Phone: (773) 752-3955; $25
Runs through: Feb. 22
The 1940 census figures for the town of Belzoni, Miss., show its population at that time to have been just over 3,000 citizens, and while negroes were fully represented by those figures, 'Jim Crow' laws severely restricted their legal and social mobility. Those in power were scarcely better off, oppressed by economic devastation and archaic values. In this Dickensian environment, events and coincidences unthinkable to our modern sensibilities become suddenly plausible.
By 1969, the setting of Creola Thomas' play, only four of the slatternly Mama Carter's five daughters are still living. The surviving siblings include pious Lillian, romantic Ruby, smart Sarah and recently divorced Helen. Together with Lillian's genially unemployed husband, they share a shabby house and the scorn of their neighbors. But Sarah believes herself to be the spawn of a rich white man, now on his deathbed, and is accumulating evidence—some actual and some fabricated—toward proving it, chief among which is the diary of the late Mama Carter. But when that chronicle is finally brought to light, questions of inheritance are not the only matters plunged into upheavel by the secrets revealed therein.
Though the idiom of America's southern states is noteworthy for its extravagant reiteration, Thomas' text is in need of some editing before fulfilling its destiny as an African-American Crimes Of The Heart. Under Mignon McPherson Nance's direction, however, the company assembled for this ETA production argue the reasons for each character's individual choices, imposing intelligence and compassion on archetypes well-documented in historical fact, but nowadays easily reduced to comic-book flatness. And as with Beth Henley, what is important is that we LIKE these women and WANT their stories to end happily—or, at least, to offer the promise of better days to come.

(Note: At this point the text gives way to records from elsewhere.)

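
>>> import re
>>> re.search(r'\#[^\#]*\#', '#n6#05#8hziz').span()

The match spans [0:4] → '#n6#'.

(0, 4)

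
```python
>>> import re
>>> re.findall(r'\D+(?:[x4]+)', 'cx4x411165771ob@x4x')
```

['cx4x4', 'ob@x4x']

Since nothing is captured, `findall` lists the 2 matched substrings directly.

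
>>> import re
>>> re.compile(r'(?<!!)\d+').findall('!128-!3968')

['28', '968']

A negative assertion filters positions out without eating any characters.
Matches: at [2:4] → '28'; at [7:10] → '968'.
With no groups in the pattern, `findall` gives back each whole match — 2 here.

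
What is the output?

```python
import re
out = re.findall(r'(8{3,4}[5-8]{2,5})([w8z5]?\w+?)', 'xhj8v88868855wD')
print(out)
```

The pattern matches 3 to 4 of the literal '8', then 2 to 5 of a character in [5-8] (captured); then optionally one of [w8z5], then one or more of a word character (lazy) (captured).
Walking the string: at [5:15] match '88868855wD', groups = ('88868855', 'wD').
With 2 capturing groups, `findall` returns a 2-tuple per match.

[('88868855', 'wD')]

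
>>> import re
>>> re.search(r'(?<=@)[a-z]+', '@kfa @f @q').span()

Because the assertion is zero-width, the text it checks is not consumed and won't appear in the result.
The match spans [1:4] → 'kfa'.

(1, 4)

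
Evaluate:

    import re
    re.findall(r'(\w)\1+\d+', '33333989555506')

A backreference is literal: `\1` must see the identical characters the first group matched.
Scanning left to right: at [0:14] match '33333989555506', group 1 = '3'.
With a single group, `findall` returns only what that group captured — 1 item.

['3']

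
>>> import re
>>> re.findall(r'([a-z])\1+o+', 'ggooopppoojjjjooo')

A backreference is literal: `\1` must see the identical characters the first group matched.
Walking the string: at [0:5] match 'ggooo', group 1 = 'g'; at [5:10] match 'pppoo', group 1 = 'p'; at [10:17] match 'jjjjooo', group 1 = 'j'.
With a single group, `findall` returns only what that group captured — 3 items.

['g', 'p', 'j']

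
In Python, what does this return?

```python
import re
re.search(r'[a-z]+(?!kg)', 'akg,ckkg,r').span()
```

(0, 3)

Because the assertion is negative and zero-width, positions next to the forbidden text are skipped.
The match spans [0:3] → 'akg'.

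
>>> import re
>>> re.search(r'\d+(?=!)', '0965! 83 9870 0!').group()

The positive lookaround only admits positions where the adjacent text matches; those characters stay outside the span.
`re.search` scans for the first position where the pattern succeeds.
The match spans [0:4] → '0965'.

'0965'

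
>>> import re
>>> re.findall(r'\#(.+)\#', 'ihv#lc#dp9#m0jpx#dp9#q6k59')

['lc#dp9#m0jpx#dp9']

Matches: at [3:21] match '#lc#dp9#m0jpx#dp9#', group 1 = 'lc#dp9#m0jpx#dp9'.
With a single group, `findall` returns only what that group captured — 1 item.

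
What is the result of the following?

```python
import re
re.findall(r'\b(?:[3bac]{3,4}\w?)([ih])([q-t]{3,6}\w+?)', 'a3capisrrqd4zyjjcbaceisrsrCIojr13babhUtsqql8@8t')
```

A `+?`/`*?`/`{m,n}?` starts at its minimum and grows only as far as needed for what follows to match.
2 groups means the one result is a tuple of 2 captured strings — 1 here.

[('i', 'srrqd')]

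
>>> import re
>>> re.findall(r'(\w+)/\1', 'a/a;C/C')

A backreference is literal: `\1` must see the identical characters the first group matched.
Scanning left to right: at [0:3] match 'a/a', group 1 = 'a'; at [4:7] match 'C/C', group 1 = 'C'.
With a single group, `findall` returns only what that group captured — 2 items.

['a', 'C']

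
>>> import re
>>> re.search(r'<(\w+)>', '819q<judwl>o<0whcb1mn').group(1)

'judwl'

The match spans [4:11] → '<judwl>'.
Captured: group 1 = 'judwl'.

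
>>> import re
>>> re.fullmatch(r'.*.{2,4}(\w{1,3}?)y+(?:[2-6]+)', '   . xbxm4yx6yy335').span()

(0, 18)

Pattern: zero or more of any character; then 2 to 4 of any character; then 1 to 3 of a word character (lazy) (captured); then one or more of a literal 'y'; then one or more of a character in [2-6] (non-capturing group).
`fullmatch` succeeds only if the pattern covers the string from start to end.
The match spans [0:18] → '   . xbxm4yx6yy335'.
Captured: group 1 = 'y'.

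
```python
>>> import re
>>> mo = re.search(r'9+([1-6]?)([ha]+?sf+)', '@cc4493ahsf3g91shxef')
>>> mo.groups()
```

('3', 'ahsf')

The match spans [5:11] → '93ahsf'.
Captured: group 1 = '3', group 2 = 'ahsf'.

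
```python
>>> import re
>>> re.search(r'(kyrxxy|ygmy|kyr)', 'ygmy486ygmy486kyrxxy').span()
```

(0, 4)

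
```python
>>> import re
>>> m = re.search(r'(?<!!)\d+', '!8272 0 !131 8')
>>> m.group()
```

'272'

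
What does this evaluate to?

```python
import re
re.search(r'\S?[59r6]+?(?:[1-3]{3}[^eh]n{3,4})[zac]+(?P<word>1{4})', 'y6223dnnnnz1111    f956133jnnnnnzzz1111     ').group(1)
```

'1111'

The pattern matches optionally a non-whitespace character, then one or more of one of [59r6] (lazy); then exactly 3 of a character in [1-3], then any character except [eh], then 3 to 4 of the literal 'n' (non-capturing group); then one or more of one of [zac]; then exactly 4 of a literal '1' (captured as 'word').
`search` walks the string left to right and returns the first match it finds.
The match spans [0:15] → 'y6223dnnnnz1111'.
Captured: group 1 = '1111'.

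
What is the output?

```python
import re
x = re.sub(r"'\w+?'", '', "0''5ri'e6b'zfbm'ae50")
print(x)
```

0'e6bae50

`sub` substitutes '' at each match site.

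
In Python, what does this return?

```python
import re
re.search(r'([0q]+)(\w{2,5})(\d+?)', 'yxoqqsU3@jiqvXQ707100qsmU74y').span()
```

(3, 8)

This matches one or more of one of [0q] (captured); then 2 to 5 of a word character (captured); then one or more of a digit (lazy) (captured).
`search` walks the string left to right and returns the first match it finds.
The match spans [3:8] → 'qqsU3'.
Captured: group 1 = 'qq', group 2 = 'sU', group 3 = '3'.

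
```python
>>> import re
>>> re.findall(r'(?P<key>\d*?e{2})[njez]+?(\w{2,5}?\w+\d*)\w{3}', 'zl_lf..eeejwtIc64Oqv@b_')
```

[('ee', 'jwtIc64')]

Pattern: zero or more of a digit (lazy), then exactly 2 of a literal 'e' (captured as 'key'); then one or more of one of [njez] (lazy); then 2 to 5 of a word character (lazy), then one or more of a word character, then zero or more of a digit (captured); then exactly 3 of a word character.
Because the quantifier is non-greedy, it stops expanding at the earliest point where the rest of the pattern can succeed.
Matches: at [7:20] match 'eeejwtIc64Oqv', groups = ('ee', 'jwtIc64').
2 groups means the one result is a tuple of 2 captured strings — 1 here.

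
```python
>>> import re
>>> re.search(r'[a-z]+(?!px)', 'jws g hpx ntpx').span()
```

(0, 3)

The negative lookahead/lookbehind blocks any match where the forbidden context is present.
`search` walks the string left to right and returns the first match it finds.
The match spans [0:3] → 'jws'.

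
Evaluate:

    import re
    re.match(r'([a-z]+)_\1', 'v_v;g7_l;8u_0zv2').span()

(0, 3)

The backreference `\1` re-matches whatever the first group consumed, character for character.
`re.match` only tries the pattern at the start of the string.
The match spans [0:3] → 'v_v'.
Captured: group 1 = 'v'.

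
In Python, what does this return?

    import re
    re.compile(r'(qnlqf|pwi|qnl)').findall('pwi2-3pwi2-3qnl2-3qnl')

['pwi', 'pwi', 'qnl', 'qnl']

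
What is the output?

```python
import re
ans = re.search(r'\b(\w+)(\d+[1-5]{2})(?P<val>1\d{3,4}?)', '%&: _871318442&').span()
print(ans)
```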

The Sisters From Belzoni might be dismissed as a 'chick play'—Thomas' portrayal of the Carter swains accurately reflect a culture where the men often have little to say in family matters. But if its baroque plot twists sometimes awaken nostalgic memories of prime-time television sudsers, they were also sufficient to render the customarily vocal opening-night audience uncommonly hushed in their eagerness to hear WHAT HAPPENS NEXT. And isn't that a good story's first duty?